Publicado: Sexta, 24 de Julho de 2020, 19h54 | Última atualização em Sexta, 24 de Julho de 2020, 19h58 | Acessos: 2041

Livro é fruto de prática docente e pesquisa sobre a pessoa surda por um viés em Linguística Aplicada


 

O professor Bizio, como é conhecido no Câmpus Votuporanga, em ação no primeiro I Simpósio de Inclusão, em 2019 [foto: arquivo do IFSP]


 

O professor Lucimar Bizio lançou, neste mês de julho, o livro "O Ensino de Língua Portuguesa Escrita para Surdos: Algumas Considerações", texto que atualiza sua dissertação de mestrado de 2008 com a experiência acumulada na última década. Graduado em Letras e Pedagogia, o profissional tem mais de 15 anos de experiência na Educação Especial.

 

Natural de Álvares Florence, município vizinho a Votuporanga, Bizio ingressou no IFSP em março de 2019, deixando as redes públicas estadual e municipal de ensino. Na capital paulista, em que vive há quase trinta anos, Bizio foi professor da EMEBS Profª Neusa Bassetto, no bairro da Mooca, uma das 6 escolas bilíngues de surdos mantidas pelo poder público daquele município.

 

No Câmpus Votuporanga, Bizio leciona Língua Portuguesa em disciplinas obrigatórias e a Língua Brasileira de Sinais (Libras) em disciplinas optativas e obrigatórias, como é o caso do curso de Licenciatura em Física.

 

Na Extensão, o professor também está a frente de cursos de Formação Inicial e Continuada (FICs) em Libras, tendo oferecido mais de 130 vagas entre abril de 2019 e março de 2020, quando as atividades presenciais foram suspensas no IFSP devido à crise sanitária. Entre os públicos dos cursos FICs de Libras, servidores públicos da Educação e da Saúde. Institucionalmente, Bizio também oferece Libras aos servidores do IFSP, dentro da perspectiva de formação continuada da equipe do Câmpus Votuporanga.

 

Membro do Núcleo de Apoio às Pessoas com Necessidades Educacionais Específicas (NAPNE) do Câmpus Votuporanga, o professor Bizio concedeu entrevista por email:

 

Bizio, à esquerda, interpreta atividade do I Simpósio de Inclusão a convidado surdocego [foto: arquivo do IFSP]


 

IFSP - Quando começou sua história com a Educação especial?

 

Bizio - Há dezessete anos, observei o movimento sobre Inclusão Escolar surgir com mais visibilidade, mesmo que ainda timidamente. Então, pensei em fazer algo nessa linha, por ser educador. Optei pela surdez motivado pela língua, inicialmente, por ser da Área de Letras (minha primeira Licenciatura foi Português/Inglês, em Jales). Também tive um tio surdo e meu avô paterno ficou cego ainda bem jovem. Fiz uma primeira Pós Graduação em Educação de Surdos e Curso de Libras na FENEIS (Federação Nacional de Educação e Integração do Surdo), tudo isso já na cidade de São Paulo, onde vim, no ano de 1991, para iniciar minha vida docente. Logo fiz amizade com pessoas surdas e passei a conviver com elas diariamente. Depois da Pós, iniciei o Mestrado na PUCSP, em seguida o Doutorado, para pesquisar sobre aquisição de linguagem e a relação do surdo com a língua portuguesa escrita, especialmente porque, nesta época, já trabalhava em uma das seis Escolas Bilingues para Surdos da Prefeitura de São Paulo e em uma Escola do Estado, com surdos incluídos e que possuía a Sala de Recursos.
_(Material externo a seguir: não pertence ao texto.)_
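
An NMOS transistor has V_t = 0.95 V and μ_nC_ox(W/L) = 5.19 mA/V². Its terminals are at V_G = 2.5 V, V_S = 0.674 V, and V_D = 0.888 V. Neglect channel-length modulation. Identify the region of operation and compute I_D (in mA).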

Hoje tenho Especialização em Educação Inclusiva, Atendimento Educacional Especializado (AEE), Tecnologia Assistiva, Braille e Surdocegueira.

 

IFSP – Qual a principal contribuição do livro para os educadores da Educação Básica em 2020?

 

Bizio - O professor chega na sala de aula e percebe que não foi preparado para educar um sujeito com deficiência. Desconhece, muitas vezes, até as nomenclaturas corretas, tais como: pessoa com deficiência, surdo, cego, surdocego, cadeirante, autista e assim por diante. O livro permite ao leitor entrar em contato com uma base teórica e assim exercer a sua prática com fundamentos e não só com um conhecimento empírico, atravessado por mitos sobre a surdez. Como professor de português, preciso conhecer as principais teorias sobre língua, linguagem, a diferença entre aquisição de linguagem e aprendizagem, língua materna e segunda língua. Esses pontos, entre outros, são fundamentais no processo de ensino, especialmente em uma situação desafiadora que é ensinar português para uma pessoa que não ouve e que não fala essa língua a ser ensinada/aprendida. O que marca uma língua é sua complexidade, suas relações, interfaces. O livro toca nestas questões em uma visada muito interessante e fundamentada. Os livros não oferecem “receitas prontas”, mas sim, permite ao educador, ao pesquisador, diante de seus desafios diários, elaborar estratégias, condições de atendimento a cada aluno, que é único, com seus valores, sua maneira de funcionamento na língua, a sua deficiência, em nosso caso aqui, neste livro, pensando de forma especial a surdez.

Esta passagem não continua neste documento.